Tout cela provient d'une étude intitulée The effect of individual temperament and character on bidding behavior et signée par Masao Nagatsuka, professeur d'économie à l'Université Tezukayama à Nara (Japon). Une étude fascinante, comme vous allez le voir par vous-même...
Le chercheur japonais s'est rendu compte que nombre d'études économiques recouraient à ce qu'on appelle le Big Five pour analyser le comportement des consommateurs. Le Big Five? C'est grosso modo un outil de travail des psychologues qui considère que notre personnalité repose sur cinq traits principaux, comme l'ouverture d'esprit et l'extraversion. Et il s'est étonné que si peu d'études économiques aient recouru à un autre outil, le Temperament and character inventory (TCI), surtout prisé, lui, des psychiatres.
Quelles différences entre le Big Five et le TCI, au juste?
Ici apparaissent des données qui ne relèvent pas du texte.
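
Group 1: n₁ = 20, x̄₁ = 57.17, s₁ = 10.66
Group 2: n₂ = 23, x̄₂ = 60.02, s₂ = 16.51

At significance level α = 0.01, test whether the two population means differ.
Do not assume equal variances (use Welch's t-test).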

Le dernier estime que notre personnalité repose plutôt sur sept traits, à savoir :
- Quatre qui concernent notre tempérament : goût pour la nouveauté; hantise de la douleur; dépendance aux récompenses; persévérance.
- Trois qui concernent notre caractère : aisance avec soi-même; coopération; capacité à la transcendance.
Le but premier du TCI est de vite détecter des comportements "anormaux" des individus à qui l'on demande de remplir un questionnaire permettant d'évaluer chacun de ses sept traits de personnalité. Si bien que cet outil représente a priori un outil fabuleux pour les économistes puisqu'il peut rendre possible l'analyse des comportements brusques et spontanés des gens - comme la prise de risques dans le cadre du travail - alors que le Big Five semble avoir plus de pertinence pour l'analyse des comportements durables - comme les habitudes en matière de consommation -, selon M. Nagatsuka.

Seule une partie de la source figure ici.